Le chapitre qui traite cette question en partie nous apprend surtout que la « violence des jeunes » est un phénomène difficilement objectivable, surtout lorsqu’il s’agit d’en saisir l’évolution dans le temps. Deux explications à cela : d’une part, comme nous le montrons dans le premier chapitre de l’ouvrage, la « jeunesse » est une catégorie plus que floue. Sa définition varie à travers le temps et les disciplines. Les bornes d’âges ne sont pas du tout homogènes, y compris dans la statistique publique. Pour certaines études, les jeunes ce sont les personnes de 15-24 ans, pour d’autres celles de 17-25 ans ou encore de 18-29 ans. À cela s’ajoute le fait qu’il n’y a pas d’enquête ou d’indicateur stable et inchangé dans le temps qui permettrait de mesurer « la violence des jeunes » en France. L'enquête ESCAPAD (l’enquête sur la santé et les consommations lors de la journée défense et citoyenneté) permet d’offrir quelques éléments d’objectivation de la prévalence d’un certain nombre de comportements violents des jeunes de 17 ans. Mais cette enquête n’existe que depuis 2000 et ne permet donc pas de faire des comparaisons avec des périodes antérieures.

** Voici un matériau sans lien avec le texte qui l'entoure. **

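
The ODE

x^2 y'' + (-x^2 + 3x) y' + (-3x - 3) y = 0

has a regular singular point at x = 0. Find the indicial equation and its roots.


Divide by x^2 to reach normal form y'' + P_1(x) y' + P_2(x) y = 0 with P_1(x) = -1 + 3/x and P_2(x) = -3/x - 3/x^2.
x = 0 is a singular point because the y'-coefficient -1 + 3/x has a pole at x = 0 and the y-coefficient -3/x - 3/x^2 has a pole at x = 0.
It is a regular singular point because x P_1(x) = p(x) = 3 - x and x^2 P_2(x) = q(x) = -3x - 3 are polynomials, hence analytic at x = 0.
p(0) = 3,  q(0) = -3.
Indicial equation: r(r-1) + p(0) r + q(0) = 0, i.e. r^2 + (p(0) - 1) r + q(0) = 0, i.e. r^2 + 2 r - 3 = 0.
Discriminant: (2)^2 - 4(-3) = 16, so r = (-2 ± 4)/2.
Solving: r_1 = 1, r_2 = -3.

indicial: r^2 + 2 r - 3 = 0; roots r_1 = 1, r_2 = -3


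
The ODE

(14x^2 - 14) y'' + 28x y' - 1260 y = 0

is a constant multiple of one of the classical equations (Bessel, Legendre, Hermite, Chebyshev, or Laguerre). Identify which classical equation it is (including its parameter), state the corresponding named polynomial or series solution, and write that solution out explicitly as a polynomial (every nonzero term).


All three coefficients share the factor -14; dividing through by -14 gives  (1 - x^2) y'' - 2x y' + 90 y = 0.
This matches the Legendre equation (1 - x^2) y'' - 2x y' + n(n+1) y = 0 (note the -2x y' term) with n(n+1) = 90, so n = 9; the polynomial solution is P_9(x).
With y = sum_k a_k x^k, matching x^k gives (k+2)(k+1) a_{k+2} = [k(k+1) - n(n+1)] a_k = (k - 9)(k + 10) a_k. The right side vanishes at k = 9, so the series with the parity of 9 terminates at degree 9.
Standard normalization (P_n(1) = 1): leading coefficient (2n)!/(2^n (n!)^2) = 6402373705728000/(512*131681894400) = 12155/128, so a_9 = 12155/128. Work downward with a_k = (k+1)(k+2) a_{k+2} / ((k - 9)(k + 10)):
  a_7 = (8)(9)(12155/128) / ((7 - 9)(7 + 10)) = (109395/16)/(-34) = -6435/32
  a_5 = (6)(7)(-6435/32) / ((5 - 9)(5 + 10)) = (-135135/16)/(-60) = 9009/64
  a_3 = (4)(5)(9009/64) / ((3 - 9)(3 + 10)) = (45045/16)/(-78) = -1155/32
  a_1 = (2)(3)(-1155/32) / ((1 - 9)(1 + 10)) = (-3465/16)/(-88) = 315/128
Hence P_9(x) = 12155 x^9/128 - 6435 x^7/32 + 9009 x^5/64 - 1155 x^3/32 + 315 x/128.

P_9(x); series = 12155 x^9/128 - 6435 x^7/32 + 9009 x^5/64 - 1155 x^3/32 + 315 x/128


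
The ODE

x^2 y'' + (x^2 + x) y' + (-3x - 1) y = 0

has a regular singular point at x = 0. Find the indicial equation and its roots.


Divide by x^2 to reach normal form y'' + P_1(x) y' + P_2(x) y = 0 with P_1(x) = 1 + 1/x and P_2(x) = -3/x - 1/x^2.
x = 0 is a singular point because the y'-coefficient 1 + 1/x has a pole at x = 0 and the y-coefficient -3/x - 1/x^2 has a pole at x = 0.
It is a regular singular point because x P_1(x) = p(x) = x + 1 and x^2 P_2(x) = q(x) = -3x - 1 are polynomials, hence analytic at x = 0.
p(0) = 1,  q(0) = -1.
Indicial equation: r(r-1) + p(0) r + q(0) = 0, i.e. r^2 + (p(0) - 1) r + q(0) = 0, i.e. r^2 - 1 = 0.
Discriminant: (0)^2 - 4(-1) = 4, so r = (0 ± 2)/2.
Solving: r_1 = 1, r_2 = -1.

indicial: r^2 - 1 = 0; roots r_1 = 1, r_2 = -1


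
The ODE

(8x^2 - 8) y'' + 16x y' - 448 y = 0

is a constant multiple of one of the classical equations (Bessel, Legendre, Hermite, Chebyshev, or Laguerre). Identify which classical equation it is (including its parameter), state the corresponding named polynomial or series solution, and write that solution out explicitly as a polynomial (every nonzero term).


All three coefficients share the factor -8; dividing through by -8 gives  (1 - x^2) y'' - 2x y' + 56 y = 0.
This matches the Legendre equation (1 - x^2) y'' - 2x y' + n(n+1) y = 0 (note the -2x y' term) with n(n+1) = 56, so n = 7; the polynomial solution is P_7(x).
With y = sum_k a_k x^k, matching x^k gives (k+2)(k+1) a_{k+2} = [k(k+1) - n(n+1)] a_k = (k - 7)(k + 8) a_k. The right side vanishes at k = 7, so the series with the parity of 7 terminates at degree 7.
Standard normalization (P_n(1) = 1): leading coefficient (2n)!/(2^n (n!)^2) = 87178291200/(128*25401600) = 429/16, so a_7 = 429/16. Work downward with a_k = (k+1)(k+2) a_{k+2} / ((k - 7)(k + 8)):
  a_5 = (6)(7)(429/16) / ((5 - 7)(5 + 8)) = (9009/8)/(-26) = -693/16
  a_3 = (4)(5)(-693/16) / ((3 - 7)(3 + 8)) = (-3465/4)/(-44) = 315/16
  a_1 = (2)(3)(315/16) / ((1 - 7)(1 + 8)) = (945/8)/(-54) = -35/16
Hence P_7(x) = 429 x^7/16 - 693 x^5/16 + 315 x^3/16 - 35 x/16.

P_7(x); series = 429 x^7/16 - 693 x^5/16 + 315 x^3/16 - 35 x/16


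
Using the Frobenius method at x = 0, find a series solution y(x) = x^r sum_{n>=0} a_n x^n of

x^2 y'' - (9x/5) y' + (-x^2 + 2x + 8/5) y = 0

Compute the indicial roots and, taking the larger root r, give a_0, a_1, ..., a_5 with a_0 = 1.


Write in Frobenius form y'' + (p(x)/x) y' + (q(x)/x^2) y = 0:
  p(x) = -9/5,  q(x) = -x^2 + 2x + 8/5.
Indicial equation: r(r-1) + (-9/5) r + (8/5) = 0 -> roots r_1 = 2, r_2 = 4/5.
Take r = r_1 = 2. Let y(x) = x^r sum_{n>=0} a_n x^n with a_0 = 1.
Substitute y = x^r sum a_n x^n and match x^{r+n}. The recurrence is
  D(n) a_n + 2 a_{n-1} - 1 a_{n-2} = 0,  where D(n) = (r+n)(r+n-1) + (-9/5)(r+n) + (8/5).
  a_n = [-2 a_{n-1} + 1 a_{n-2}] / D(n).
Since the indicial polynomial factors as (r - r_1)(r - r_2), D(n) = (r_1 + n - r_1)(r_1 + n - r_2) = n(n + 6/5).
Evaluating step by step (a_0 = 1):
  n = 1: D(1) = 1(1 + 6/5) = 11/5; numerator = -2(1) = -2; a_1 = (-2)/(11/5) = -10/11
  n = 2: D(2) = 2(2 + 6/5) = 32/5; numerator = -2(-10/11) + 1(1) = 31/11; a_2 = (31/11)/(32/5) = 155/352
  n = 3: D(3) = 3(3 + 6/5) = 63/5; numerator = -2(155/352) + 1(-10/11) = -315/176; a_3 = (-315/176)/(63/5) = -25/176
  n = 4: D(4) = 4(4 + 6/5) = 104/5; numerator = -2(-25/176) + 1(155/352) = 255/352; a_4 = (255/352)/(104/5) = 1275/36608
  n = 5: D(5) = 5(5 + 6/5) = 31; numerator = -2(1275/36608) + 1(-25/176) = -3875/18304; a_5 = (-3875/18304)/(31) = -125/18304

r = 2; a_0 = 1; a_1 = -10/11; a_2 = 155/352; a_3 = -25/176; a_4 = 1275/36608; a_5 = -125/18304


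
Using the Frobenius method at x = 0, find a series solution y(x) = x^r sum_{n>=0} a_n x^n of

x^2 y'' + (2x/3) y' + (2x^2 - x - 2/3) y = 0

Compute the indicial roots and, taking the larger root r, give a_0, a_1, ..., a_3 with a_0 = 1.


Write in Frobenius form y'' + (p(x)/x) y' + (q(x)/x^2) y = 0:
  p(x) = 2/3,  q(x) = 2x^2 - x - 2/3.
Indicial equation: r(r-1) + (2/3) r + (-2/3) = 0 -> roots r_1 = 1, r_2 = -2/3.
Take r = r_1 = 1. Let y(x) = x^r sum_{n>=0} a_n x^n with a_0 = 1.
Substitute y = x^r sum a_n x^n and match x^{r+n}. The recurrence is
  D(n) a_n - 1 a_{n-1} + 2 a_{n-2} = 0,  where D(n) = (r+n)(r+n-1) + (2/3)(r+n) + (-2/3).
  a_n = [1 a_{n-1} - 2 a_{n-2}] / D(n).
Since the indicial polynomial factors as (r - r_1)(r - r_2), D(n) = (r_1 + n - r_1)(r_1 + n - r_2) = n(n + 5/3).
Evaluating step by step (a_0 = 1):
  n = 1: D(1) = 1(1 + 5/3) = 8/3; numerator = 1(1) = 1; a_1 = (1)/(8/3) = 3/8
  n = 2: D(2) = 2(2 + 5/3) = 22/3; numerator = 1(3/8) - 2(1) = -13/8; a_2 = (-13/8)/(22/3) = -39/176
  n = 3: D(3) = 3(3 + 5/3) = 14; numerator = 1(-39/176) - 2(3/8) = -171/176; a_3 = (-171/176)/(14) = -171/2464

r = 1; a_0 = 1; a_1 = 3/8; a_2 = -39/176; a_3 = -171/2464


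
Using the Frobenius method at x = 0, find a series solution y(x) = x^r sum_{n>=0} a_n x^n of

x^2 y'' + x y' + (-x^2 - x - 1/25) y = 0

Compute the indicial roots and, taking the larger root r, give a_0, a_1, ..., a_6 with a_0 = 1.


Write in Frobenius form y'' + (p(x)/x) y' + (q(x)/x^2) y = 0:
  p(x) = 1,  q(x) = -x^2 - x - 1/25.
Indicial equation: r(r-1) + (1) r + (-1/25) = 0 -> roots r_1 = 1/5, r_2 = -1/5.
Take r = r_1 = 1/5. Let y(x) = x^r sum_{n>=0} a_n x^n with a_0 = 1.
Substitute y = x^r sum a_n x^n and match x^{r+n}. The recurrence is
  D(n) a_n - 1 a_{n-1} - 1 a_{n-2} = 0,  where D(n) = (r+n)(r+n-1) + (1)(r+n) + (-1/25).
  a_n = [1 a_{n-1} + 1 a_{n-2}] / D(n).
Since the indicial polynomial factors as (r - r_1)(r - r_2), D(n) = (r_1 + n - r_1)(r_1 + n - r_2) = n(n + 2/5).
Evaluating step by step (a_0 = 1):
  n = 1: D(1) = 1(1 + 2/5) = 7/5; numerator = 1(1) = 1; a_1 = (1)/(7/5) = 5/7
  n = 2: D(2) = 2(2 + 2/5) = 24/5; numerator = 1(5/7) + 1(1) = 12/7; a_2 = (12/7)/(24/5) = 5/14
  n = 3: D(3) = 3(3 + 2/5) = 51/5; numerator = 1(5/14) + 1(5/7) = 15/14; a_3 = (15/14)/(51/5) = 25/238
  n = 4: D(4) = 4(4 + 2/5) = 88/5; numerator = 1(25/238) + 1(5/14) = 55/119; a_4 = (55/119)/(88/5) = 25/952
  n = 5: D(5) = 5(5 + 2/5) = 27; numerator = 1(25/952) + 1(25/238) = 125/952; a_5 = (125/952)/(27) = 125/25704
  n = 6: D(6) = 6(6 + 2/5) = 192/5; numerator = 1(125/25704) + 1(25/952) = 100/3213; a_6 = (100/3213)/(192/5) = 125/154224

r = 1/5; a_0 = 1; a_1 = 5/7; a_2 = 5/14; a_3 = 25/238; a_4 = 25/952; a_5 = 125/25704; a_6 = 125/154224


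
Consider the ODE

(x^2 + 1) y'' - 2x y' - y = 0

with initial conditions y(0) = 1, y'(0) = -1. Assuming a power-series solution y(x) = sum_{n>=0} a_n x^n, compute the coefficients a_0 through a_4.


Ansatz: y(x) = sum_{n>=0} a_n x^n, so y'(x) = sum_{n>=1} n a_n x^(n-1) and y''(x) = sum_{n>=2} n(n-1) a_n x^(n-2).
Substitute into P(x) y'' + Q(x) y' + R(x) y = 0 with P(x) = x^2 + 1, Q(x) = -2x, R(x) = -1, and match powers of x.
Initial conditions: a_0 = 1, a_1 = -1.
Setting the coefficient of each power of x to zero and solving order by order (substituting the coefficients already found):
  x^0: 2 a_2 - a_0 = 0  ->  2 a_2 = a_0 = 1  ->  a_2 = 1/2
  x^1: 6 a_3 - 3 a_1 = 0  ->  6 a_3 = 3 a_1 = -3  ->  a_3 = -1/2
  x^2: 12 a_4 - 3 a_2 = 0  ->  12 a_4 = 3 a_2 = 3/2  ->  a_4 = 1/8
Truncated series: y(x) = 1 - x + (1/2) x^2 - (1/2) x^3 + (1/8) x^4 + O(x^5).

a_0 = 1; a_1 = -1; a_2 = 1/2; a_3 = -1/2; a_4 = 1/8


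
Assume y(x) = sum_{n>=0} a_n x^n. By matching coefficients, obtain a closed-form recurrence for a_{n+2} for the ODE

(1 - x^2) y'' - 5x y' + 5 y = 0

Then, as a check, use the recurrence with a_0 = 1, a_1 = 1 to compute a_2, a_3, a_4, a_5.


Substitute y = sum_n a_n x^n.
(1 - 1 x^2) y'' contributes (n+2)(n+1) a_{n+2} - n(n-1) a_n at x^n.
-5 x y'(x) contributes -5 n a_n at x^n.
5 y(x) contributes 5 a_n at x^n.
Matching x^n: (n+2)(n+1) a_{n+2} + (-n(n-1) - 5 n + 5) a_n = 0.
Thus a_{n+2} = (n(n-1) + 5 n - 5) / ((n+1)(n+2)) * a_n.

Check with a_0 = 1, a_1 = 1 (apply the recurrence for n = 0, 1, 2, 3): a_0 = 1, a_1 = 1, a_2 = -5/2, a_3 = 0, a_4 = -35/24, a_5 = 0.

a_(n+2) = (n(n-1) + 5 n - 5) / ((n+1)(n+2)) * a_n; check: a_0 = 1, a_1 = 1, a_2 = -5/2, a_3 = 0, a_4 = -35/24, a_5 = 0


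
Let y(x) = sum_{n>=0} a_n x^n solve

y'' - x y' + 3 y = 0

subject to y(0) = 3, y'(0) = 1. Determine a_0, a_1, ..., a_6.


Ansatz: y(x) = sum_{n>=0} a_n x^n, so y'(x) = sum_{n>=1} n a_n x^(n-1) and y''(x) = sum_{n>=2} n(n-1) a_n x^(n-2).
Substitute into P(x) y'' + Q(x) y' + R(x) y = 0 with P(x) = 1, Q(x) = -x, R(x) = 3, and match powers of x.
Initial conditions: a_0 = 3, a_1 = 1.
Setting the coefficient of each power of x to zero and solving order by order (substituting the coefficients already found):
  x^0: 2 a_2 + 3 a_0 = 0  ->  2 a_2 = -3 a_0 = -9  ->  a_2 = -9/2
  x^1: 6 a_3 + 2 a_1 = 0  ->  6 a_3 = -2 a_1 = -2  ->  a_3 = -1/3
  x^2: 12 a_4 + a_2 = 0  ->  12 a_4 = -a_2 = 9/2  ->  a_4 = 3/8
  x^3: 20 a_5 = 0  ->  a_5 = 0
  x^4: 30 a_6 - a_4 = 0  ->  30 a_6 = a_4 = 3/8  ->  a_6 = 1/80
Truncated series: y(x) = 3 + x - (9/2) x^2 - (1/3) x^3 + (3/8) x^4 + (1/80) x^6 + O(x^7).

a_0 = 3; a_1 = 1; a_2 = -9/2; a_3 = -1/3; a_4 = 3/8; a_5 = 0; a_6 = 1/80


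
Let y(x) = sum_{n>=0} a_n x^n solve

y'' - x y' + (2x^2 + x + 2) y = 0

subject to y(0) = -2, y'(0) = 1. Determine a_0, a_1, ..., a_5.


Ansatz: y(x) = sum_{n>=0} a_n x^n, so y'(x) = sum_{n>=1} n a_n x^(n-1) and y''(x) = sum_{n>=2} n(n-1) a_n x^(n-2).
Substitute into P(x) y'' + Q(x) y' + R(x) y = 0 with P(x) = 1, Q(x) = -x, R(x) = 2x^2 + x + 2, and match powers of x.
Initial conditions: a_0 = -2, a_1 = 1.
Setting the coefficient of each power of x to zero and solving order by order (substituting the coefficients already found):
  x^0: 2 a_2 + 2 a_0 = 0  ->  2 a_2 = -2 a_0 = 4  ->  a_2 = 2
  x^1: 6 a_3 + a_1 + a_0 = 0  ->  6 a_3 = -a_1 - a_0 = 1  ->  a_3 = 1/6
  x^2: 12 a_4 + a_1 + 2 a_0 = 0  ->  12 a_4 = -a_1 - 2 a_0 = 3  ->  a_4 = 1/4
  x^3: 20 a_5 - a_3 + a_2 + 2 a_1 = 0  ->  20 a_5 = a_3 - a_2 - 2 a_1 = -23/6  ->  a_5 = -23/120
Truncated series: y(x) = -2 + x + 2 x^2 + (1/6) x^3 + (1/4) x^4 - (23/120) x^5 + O(x^6).

a_0 = -2; a_1 = 1; a_2 = 2; a_3 = 1/6; a_4 = 1/4; a_5 = -23/120


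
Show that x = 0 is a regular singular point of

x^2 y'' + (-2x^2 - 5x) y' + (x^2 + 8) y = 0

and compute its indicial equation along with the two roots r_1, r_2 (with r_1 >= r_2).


Divide by x^2 to reach normal form y'' + P_1(x) y' + P_2(x) y = 0 with P_1(x) = -2 - 5/x and P_2(x) = 1 + 8/x^2.
x = 0 is a singular point because the y'-coefficient -2 - 5/x has a pole at x = 0 and the y-coefficient 1 + 8/x^2 has a pole at x = 0.
It is a regular singular point because x P_1(x) = p(x) = -2x - 5 and x^2 P_2(x) = q(x) = x^2 + 8 are polynomials, hence analytic at x = 0.
p(0) = -5,  q(0) = 8.
Indicial equation: r(r-1) + p(0) r + q(0) = 0, i.e. r^2 + (p(0) - 1) r + q(0) = 0, i.e. r^2 - 6 r + 8 = 0.
Discriminant: (-6)^2 - 4(8) = 4, so r = (6 ± 2)/2.
Solving: r_1 = 4, r_2 = 2.

indicial: r^2 - 6 r + 8 = 0; roots r_1 = 4, r_2 = 2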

Vous abordez rapidement dans le livre la question d’une politique (au singulier) de la jeunesse (qu’il faudrait cependant, à vous lire, plutôt écrire au pluriel). Pourriez-vous dire un mot de ce en quoi celle-ci pourrait consister ? Cet état des connaissances débouche-t-il sur des préconisations pour contribuer à améliorer la situation ? Pourriez-vous là encore en donner quelques exemples ?
Nous soulignons dans cet ouvrage que l’État français n’est clairement pas absent des politiques de jeunesse, mais des historiens, politistes et sociologues déplorent depuis longtemps les faiblesses de celles-ci et l’absence d’une politique nationale cohérente de la part de l’État. Force est de constater que les politiques publiques qui s’adressent à la « jeunesse » (si on exclut les politiques qui concernent les jeunes, mais qui sont étiquetées différemment comme les politiques éducatives), se révèlent généralement peu ambitieuses et faiblement financées et cela à différents niveaux.
En général, chaque chapitre de cet ouvrage met en évidence des questions de recherche émergentes et parfois des lacunes, y compris en termes de dispositifs d’enquête. Et beaucoup présentent des pistes d’intervention, voire des préconisations pour améliorer la situation. Par exemple, le chapitre 3, qui traite notamment la question de la santé mentale des jeunes, suggère plusieurs pistes d’interventions. La première est celle d’un meilleur accès à l’information et aux soins, car les jeunes de 18 à 24 ans sont nombreux à penser qu’ils ne peuvent agir sur leur santé mentale et croient moins fréquemment que les personnes plus âgées en l’existence de solutions efficaces pour soigner leur souffrance. Deuxièmement, il recommande de renforcer les politiques publiques pour protéger les jeunes contre toutes les formes de maltraitance (par exemple le harcèlement, l’abus physique ou émotionnel ou la négligence), car les recherches montrent que ces types d’événements traumatisants ont des impacts considérables sur la santé mentale des jeunes. Le chapitre 4 sur l’insertion sociale et professionnelle souligne, à travers les travaux de Tom Chevalier, que l’introduction du RSA dès 18 ans aurait notamment trois effets positifs, quant à la réduction de la pauvreté des jeunes, leur autonomie ou encore la reconnaissance de leur statut d’adulte.